Partager

Renversé cruellement par un chauffard de SOTRAMA, le vieux Bonipé Coulibaly a été doublement victime d’un accident qui a entraîné sa retraite anticipé, car après le jugement rendu le 21 septembre 1990 et ayant ordonné le versement, à son compte, de dommages et intérêts, son avocat, Me Issa Coulibaly, a tout simplement disparu de la circulation. A ce jour, ses confrères que nous avons contactés n’ont aucune information le concernant. Et les démarches entreprises par le vieux auprès de Me Hamidou Diabaté et d’IBK (respectivement ministre de la justice et Premier ministre d’alors) ne lui auront pas permis de rentrer dans ses droits.

Au sein du Barreau malien, il y a des avocats qui n’hésitent pas à fouler aux pieds et la morale et l’éthique de leur profession. Me Issa Coulibaly en serait-il un ? Tout porte à le croire, car les témoins du procès du 21 septembre 1990 restent stupéfaits après son forfait perpétré contre un vieux sans défense de 73 ans.

Un matin de l’année 1990, un chauffeur « fou » de SOTRAMA renversa brutalement un vieil entrepreneur répondant au nom de Bonipé Coulibaly, alors qu’il se rendait à son lieu de travail. Grièvement blessé, il s’en sortira, mais avec quatre fractures au bras, un pied et des dents cassés.

La gravité de ses blessures ne lui permettra pas de veiller à la conduite de se trois chantiers dont il avait obtenu le marché d’exécution. La retraite anticipée et forcée devient alors obligatoire pour le vieil homme pourtant dévoué au travail. L’affaire est donc portée devant les tribunaux.

A l’issue du jugement du 21 septembre 1990, le vieux Bonipé Coulibaly obtint gain de cause. Le chauffeur de SOTRAMA, à travers son assureur (assurance « Sabu Nyuma », sera condamné au paiement de 3,5 millions de francs CFA au compte de la victime, en guise de dommages et intérêts. Malheureusement, Bonipé Coulibaly, disparaîtra plus tard dans la nature avec tout l’argent.
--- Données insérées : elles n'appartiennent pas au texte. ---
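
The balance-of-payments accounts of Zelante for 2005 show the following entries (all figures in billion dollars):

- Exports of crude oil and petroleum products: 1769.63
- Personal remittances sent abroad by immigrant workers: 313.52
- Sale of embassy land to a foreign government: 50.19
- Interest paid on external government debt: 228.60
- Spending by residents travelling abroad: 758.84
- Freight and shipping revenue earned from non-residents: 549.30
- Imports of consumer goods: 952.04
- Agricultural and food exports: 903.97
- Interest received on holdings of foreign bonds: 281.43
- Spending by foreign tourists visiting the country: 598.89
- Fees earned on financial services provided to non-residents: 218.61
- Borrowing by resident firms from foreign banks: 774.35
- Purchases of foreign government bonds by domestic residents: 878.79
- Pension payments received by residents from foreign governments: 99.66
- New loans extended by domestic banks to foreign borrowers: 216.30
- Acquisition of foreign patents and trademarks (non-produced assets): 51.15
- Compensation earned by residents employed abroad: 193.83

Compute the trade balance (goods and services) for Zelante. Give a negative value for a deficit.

Goods: 1769.63 - 952.04 + 903.97 = 1721.56
Services: 218.61 + 549.30 - 758.84 + 598.89 = 607.96
Trade balance = 1721.56 + 607.96 = 2329.52
(Excluded from the trade balance — secondary income: personal remittances sent abroad by immigrant workers 313.52, pension payments received by residents from foreign governments 99.66; capital account: sale of embassy land to a foreign government 50.19, acquisition of foreign patents and trademarks (non-produced assets) 51.15; primary income: interest paid on external government debt 228.60, interest received on holdings of foreign bonds 281.43, compensation earned by residents employed abroad 193.83; financial account: borrowing by resident firms from foreign banks 774.35, purchases of foreign government bonds by domestic residents 878.79, new loans extended by domestic banks to foreign borrowers 216.30.)

2329.52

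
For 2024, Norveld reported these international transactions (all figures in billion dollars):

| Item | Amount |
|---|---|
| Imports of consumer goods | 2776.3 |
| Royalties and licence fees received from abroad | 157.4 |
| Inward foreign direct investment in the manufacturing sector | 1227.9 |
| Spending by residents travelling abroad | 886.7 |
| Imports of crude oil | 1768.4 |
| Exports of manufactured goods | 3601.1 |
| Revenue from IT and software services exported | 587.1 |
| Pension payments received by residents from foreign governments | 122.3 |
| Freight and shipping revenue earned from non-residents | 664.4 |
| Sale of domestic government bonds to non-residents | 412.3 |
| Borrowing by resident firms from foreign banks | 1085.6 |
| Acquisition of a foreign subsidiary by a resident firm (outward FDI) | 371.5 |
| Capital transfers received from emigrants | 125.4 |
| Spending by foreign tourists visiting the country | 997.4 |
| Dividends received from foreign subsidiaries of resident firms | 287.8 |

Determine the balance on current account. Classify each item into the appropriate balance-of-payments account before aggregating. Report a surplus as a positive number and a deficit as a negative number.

Goods: 3601.1 - 1768.4 - 2776.3 = -943.6
Services: 587.1 + 157.4 + 997.4 - 886.7 + 664.4 = 1519.6
Primary income: 287.8
Secondary income: 122.3
Current account = (-943.6) + 1519.6 + 287.8 + 122.3 = 986.1
(Excluded from the current account — financial account: inward foreign direct investment in the manufacturing sector 1227.9, sale of domestic government bonds to non-residents 412.3, borrowing by resident firms from foreign banks 1085.6, acquisition of a foreign subsidiary by a resident firm (outward FDI) 371.5; capital account: capital transfers received from emigrants 125.4.)

986.1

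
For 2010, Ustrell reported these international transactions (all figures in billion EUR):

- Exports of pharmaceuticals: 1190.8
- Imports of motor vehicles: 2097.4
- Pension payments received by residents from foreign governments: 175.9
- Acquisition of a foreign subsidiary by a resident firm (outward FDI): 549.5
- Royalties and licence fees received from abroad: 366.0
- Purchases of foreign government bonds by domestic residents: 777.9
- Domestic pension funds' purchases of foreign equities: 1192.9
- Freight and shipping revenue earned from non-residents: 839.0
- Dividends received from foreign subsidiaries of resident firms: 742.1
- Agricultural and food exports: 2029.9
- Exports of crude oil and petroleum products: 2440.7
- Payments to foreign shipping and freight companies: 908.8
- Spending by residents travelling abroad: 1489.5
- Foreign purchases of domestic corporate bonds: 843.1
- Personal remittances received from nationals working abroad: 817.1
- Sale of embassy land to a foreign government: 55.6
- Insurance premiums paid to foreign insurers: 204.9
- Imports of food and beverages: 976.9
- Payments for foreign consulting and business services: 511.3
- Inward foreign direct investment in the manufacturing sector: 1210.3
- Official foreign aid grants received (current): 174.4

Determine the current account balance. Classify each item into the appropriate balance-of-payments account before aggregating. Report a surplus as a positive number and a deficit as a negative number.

Goods: -976.9 + 2029.9 + 2440.7 + 1190.8 - 2097.4 = 2587.1
Services: -908.8 - 204.9 + 839.0 + 366.0 - 1489.5 - 511.3 = -1909.5
Primary income: 742.1
Secondary income: 817.1 + 175.9 + 174.4 = 1167.4
Current account = 2587.1 + (-1909.5) + 742.1 + 1167.4 = 2587.1
(Excluded from the current account — financial account: acquisition of a foreign subsidiary by a resident firm (outward FDI) 549.5, purchases of foreign government bonds by domestic residents 777.9, domestic pension funds' purchases of foreign equities 1192.9, foreign purchases of domestic corporate bonds 843.1, inward foreign direct investment in the manufacturing sector 1210.3; capital account: sale of embassy land to a foreign government 55.6.)

2587.1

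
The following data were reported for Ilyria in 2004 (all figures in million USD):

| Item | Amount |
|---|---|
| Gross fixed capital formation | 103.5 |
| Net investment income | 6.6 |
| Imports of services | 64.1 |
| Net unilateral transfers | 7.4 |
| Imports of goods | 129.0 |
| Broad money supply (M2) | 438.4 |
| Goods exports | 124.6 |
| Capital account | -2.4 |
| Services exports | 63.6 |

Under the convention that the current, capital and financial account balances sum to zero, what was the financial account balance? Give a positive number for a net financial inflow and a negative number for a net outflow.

Goods balance = 124.6 - 129.0 = -4.4
Services balance = 63.6 - 64.1 = -0.5
Trade balance (goods + services) = -4.4 + (-0.5) = -4.9
Net primary income = 6.6
Net secondary income = 7.4
Current account = -4.9 + 6.6 + 7.4 = 9.1
Financial account = -(9.1 + (-2.4)) = -6.7

-6.7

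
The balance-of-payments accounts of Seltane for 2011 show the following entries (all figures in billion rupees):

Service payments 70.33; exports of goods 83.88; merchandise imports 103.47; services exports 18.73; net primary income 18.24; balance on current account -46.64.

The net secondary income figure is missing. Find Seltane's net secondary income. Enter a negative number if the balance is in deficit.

6.31

Current account = goods balance + services balance + net primary income + net secondary income
Sum of the known components = -52.95
Net secondary income = CA - (known components) = -46.64 - (-52.95) = 6.31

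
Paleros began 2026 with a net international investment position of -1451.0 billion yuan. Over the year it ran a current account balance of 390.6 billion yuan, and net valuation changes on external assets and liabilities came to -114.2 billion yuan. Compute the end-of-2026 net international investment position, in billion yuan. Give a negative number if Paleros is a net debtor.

-1174.6

Change in NIIP = current account + net valuation change = 390.6 + (-114.2) = 276.4
End-of-year NIIP = -1451.0 + 276.4 = -1174.6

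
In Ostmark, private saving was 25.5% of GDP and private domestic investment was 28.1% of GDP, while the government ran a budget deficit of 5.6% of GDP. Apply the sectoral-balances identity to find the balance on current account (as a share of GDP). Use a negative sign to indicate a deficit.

By the sectoral-balances identity, CA = (S_private - I) + (T - G).
Private balance = 25.5 - 28.1 = -2.6
Government balance (T - G) = -5.6
CA = -2.6 + (-5.6) = -8.2

-8.2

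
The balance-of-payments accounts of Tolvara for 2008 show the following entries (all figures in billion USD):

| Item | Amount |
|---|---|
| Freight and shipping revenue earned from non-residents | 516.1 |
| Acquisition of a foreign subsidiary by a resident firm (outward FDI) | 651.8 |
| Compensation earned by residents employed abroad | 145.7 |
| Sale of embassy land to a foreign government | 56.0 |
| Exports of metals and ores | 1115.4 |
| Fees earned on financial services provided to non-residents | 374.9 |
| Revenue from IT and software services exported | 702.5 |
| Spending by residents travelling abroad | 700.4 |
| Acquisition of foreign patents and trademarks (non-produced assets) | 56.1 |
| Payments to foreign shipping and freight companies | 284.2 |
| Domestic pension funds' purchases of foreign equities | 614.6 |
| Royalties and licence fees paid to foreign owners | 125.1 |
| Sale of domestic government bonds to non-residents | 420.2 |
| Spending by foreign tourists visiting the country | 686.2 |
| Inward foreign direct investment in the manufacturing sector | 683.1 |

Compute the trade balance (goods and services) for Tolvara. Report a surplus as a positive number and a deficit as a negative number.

Goods: 1115.4
Services: -125.1 + 374.9 + 702.5 + 686.2 - 284.2 - 700.4 + 516.1 = 1170.0
Trade balance = 1115.4 + 1170.0 = 2285.4
(Excluded from the trade balance — financial account: acquisition of a foreign subsidiary by a resident firm (outward FDI) 651.8, domestic pension funds' purchases of foreign equities 614.6, sale of domestic government bonds to non-residents 420.2, inward foreign direct investment in the manufacturing sector 683.1; primary income: compensation earned by residents employed abroad 145.7; capital account: sale of embassy land to a foreign government 56.0, acquisition of foreign patents and trademarks (non-produced assets) 56.1.)

2285.4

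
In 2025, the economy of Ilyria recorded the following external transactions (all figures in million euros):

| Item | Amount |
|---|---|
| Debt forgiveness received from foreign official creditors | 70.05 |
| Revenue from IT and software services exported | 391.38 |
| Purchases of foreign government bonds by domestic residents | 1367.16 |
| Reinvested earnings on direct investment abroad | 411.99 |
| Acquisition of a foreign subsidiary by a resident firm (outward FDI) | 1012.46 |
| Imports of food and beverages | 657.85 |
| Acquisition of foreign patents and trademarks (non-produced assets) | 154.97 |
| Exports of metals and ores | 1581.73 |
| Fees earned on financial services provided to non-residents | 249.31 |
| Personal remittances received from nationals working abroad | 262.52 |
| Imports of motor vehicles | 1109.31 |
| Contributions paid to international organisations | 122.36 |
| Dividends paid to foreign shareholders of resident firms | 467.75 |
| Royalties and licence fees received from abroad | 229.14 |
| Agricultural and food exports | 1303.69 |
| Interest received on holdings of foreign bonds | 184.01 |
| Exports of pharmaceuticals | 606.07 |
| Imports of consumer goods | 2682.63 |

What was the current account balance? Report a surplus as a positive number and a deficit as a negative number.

179.94

Goods: -2682.63 + 1303.69 - 657.85 - 1109.31 + 1581.73 + 606.07 = -958.30
Services: 391.38 + 249.31 + 229.14 = 869.83
Primary income: -467.75 + 411.99 + 184.01 = 128.25
Secondary income: -122.36 + 262.52 = 140.16
Current account = (-958.30) + 869.83 + 128.25 + 140.16 = 179.94
(Excluded from the current account — capital account: debt forgiveness received from foreign official creditors 70.05, acquisition of foreign patents and trademarks (non-produced assets) 154.97; financial account: purchases of foreign government bonds by domestic residents 1367.16, acquisition of a foreign subsidiary by a resident firm (outward FDI) 1012.46.)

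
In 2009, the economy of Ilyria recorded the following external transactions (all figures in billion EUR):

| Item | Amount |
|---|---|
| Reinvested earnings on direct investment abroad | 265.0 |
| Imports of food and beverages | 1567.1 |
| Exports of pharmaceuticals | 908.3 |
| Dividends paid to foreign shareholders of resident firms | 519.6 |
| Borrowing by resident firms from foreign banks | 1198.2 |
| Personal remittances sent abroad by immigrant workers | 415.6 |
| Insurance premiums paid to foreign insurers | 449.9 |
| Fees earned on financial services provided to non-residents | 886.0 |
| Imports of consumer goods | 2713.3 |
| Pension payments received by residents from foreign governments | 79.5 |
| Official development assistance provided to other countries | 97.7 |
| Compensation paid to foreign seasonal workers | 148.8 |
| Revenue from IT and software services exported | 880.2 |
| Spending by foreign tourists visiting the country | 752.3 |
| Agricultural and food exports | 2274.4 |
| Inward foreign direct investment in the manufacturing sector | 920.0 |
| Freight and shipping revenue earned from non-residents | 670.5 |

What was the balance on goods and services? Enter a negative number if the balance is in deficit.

Goods: -2713.3 + 2274.4 + 908.3 - 1567.1 = -1097.7
Services: 886.0 - 449.9 + 670.5 + 880.2 + 752.3 = 2739.1
Trade balance = -1097.7 + 2739.1 = 1641.4
(Excluded from the trade balance — primary income: reinvested earnings on direct investment abroad 265.0, dividends paid to foreign shareholders of resident firms 519.6, compensation paid to foreign seasonal workers 148.8; financial account: borrowing by resident firms from foreign banks 1198.2, inward foreign direct investment in the manufacturing sector 920.0; secondary income: personal remittances sent abroad by immigrant workers 415.6, pension payments received by residents from foreign governments 79.5, official development assistance provided to other countries 97.7.)

1641.4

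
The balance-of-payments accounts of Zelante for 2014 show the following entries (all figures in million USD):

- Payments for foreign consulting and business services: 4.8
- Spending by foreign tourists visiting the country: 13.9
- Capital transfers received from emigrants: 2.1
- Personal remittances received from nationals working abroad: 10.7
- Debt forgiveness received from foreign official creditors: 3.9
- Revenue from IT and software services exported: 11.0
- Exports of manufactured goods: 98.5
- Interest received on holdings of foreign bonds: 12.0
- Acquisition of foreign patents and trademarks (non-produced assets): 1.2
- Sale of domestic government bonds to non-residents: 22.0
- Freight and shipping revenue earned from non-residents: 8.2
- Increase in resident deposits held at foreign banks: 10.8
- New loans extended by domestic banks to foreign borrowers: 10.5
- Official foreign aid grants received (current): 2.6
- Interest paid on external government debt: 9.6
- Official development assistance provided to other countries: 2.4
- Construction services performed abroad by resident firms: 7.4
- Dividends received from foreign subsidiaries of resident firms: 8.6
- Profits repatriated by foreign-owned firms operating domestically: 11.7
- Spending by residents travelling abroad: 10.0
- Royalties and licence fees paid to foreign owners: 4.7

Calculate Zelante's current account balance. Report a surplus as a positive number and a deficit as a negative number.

129.7

Goods: 98.5
Services: -4.8 + 11.0 + 13.9 + 7.4 + 8.2 - 4.7 - 10.0 = 21.0
Primary income: -9.6 - 11.7 + 8.6 + 12.0 = -0.7
Secondary income: -2.4 + 10.7 + 2.6 = 10.9
Current account = 98.5 + 21.0 + (-0.7) + 10.9 = 129.7
(Excluded from the current account — capital account: capital transfers received from emigrants 2.1, debt forgiveness received from foreign official creditors 3.9, acquisition of foreign patents and trademarks (non-produced assets) 1.2; financial account: sale of domestic government bonds to non-residents 22.0, increase in resident deposits held at foreign banks 10.8, new loans extended by domestic banks to foreign borrowers 10.5.)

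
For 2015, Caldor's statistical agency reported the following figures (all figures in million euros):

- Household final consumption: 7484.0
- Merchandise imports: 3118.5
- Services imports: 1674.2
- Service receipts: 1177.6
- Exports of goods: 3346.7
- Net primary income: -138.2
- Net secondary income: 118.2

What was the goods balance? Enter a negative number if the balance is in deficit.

228.2

Goods balance = 3346.7 - 3118.5 = 228.2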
Depuis lors, impossible, pour le vieux Coulibaly, d’obtenir la moindre information concernant l’indélicat avocat, en dépit de ses aller et venues entre son domicile conjugal et son cabinet, en passant par ses confrères.

Dépité et désabusé par cette situation, le vieil entrepreneur décide alors de saisir les autorités compétentes. C’est ainsi qu’il rencontrera successivement le ministre de la justice (en son temps Me Hamidou Diabaté), le Premier ministre d’alors, Ibrahim Boubacar Keïta, et finalement le procureur général de la Cour d’Appel de Bamako. Malgré tout cela, le vieux Bonipé Coulibaly n’aura reçu…que des promesses tenues, sans pour autant être remis dans ses droits. C’est dire vingt ans après son accident, la victime court toujours après son dû.

Pire, les nombreuses blessures subies par le vieux Coulibaly lui ont exigé, chez son médecin traitant, la prescription d’une piqûre dont le montant est de 10 000 francs CFA chaque mois. N’ayant plus la force de travailler, compte tenu de son âge très avancé, le vieux Bonipé Coulibaly se confie aujourd’hui aux personnes de bonne volonté. Au moment où nous l’avons rencontré, il nous a expliqué que le parti SADI, à travers son député Oumar Mariko, s’est engagé à prendre en charge son traitement médical.

Quant à l’avocat fuyard, Me Issa Coulibaly, aucune piste ne nous a encore permis d’entrer en contact avec lui. Le cabinet où il travaillait a changé d’adresse, et ses confrères du Barreau que nous avons contactés affirment n’être en possession de la moindre information e concernant. Alors questions : Où Me Issa Coulibaly peut-il se trouver en ce moment ?Aurait-il disparu à cause des 3,5 millions du vieux Bonipé ? A-t-il commis d’autres gaffes qu’il ne pourra pas assumer ? Figurerait-il parmi les avocats indélicats récemment renvoyés du Barreau malien ?

Joint dans la matinée d’hier par nos soins, le bâtonnier de l’ordre des avocats du Mali, Me Seydou Ibrahim Maïga, a expliqué qu’il ne peut nous aider. « Je ne suis pas secrétaire ; je suis le bâtonnier. Je ne peux faire quelque chose pour vous », nous a-t-il sèchement répondu. Comme si dans l’affaire Me Issa Coulibaly, on cache un grand malaise. Affaire à suivre donc…

Issa Fakaba Sissoko

L’Indicateur du Renouveau du 07 Juillet 2010.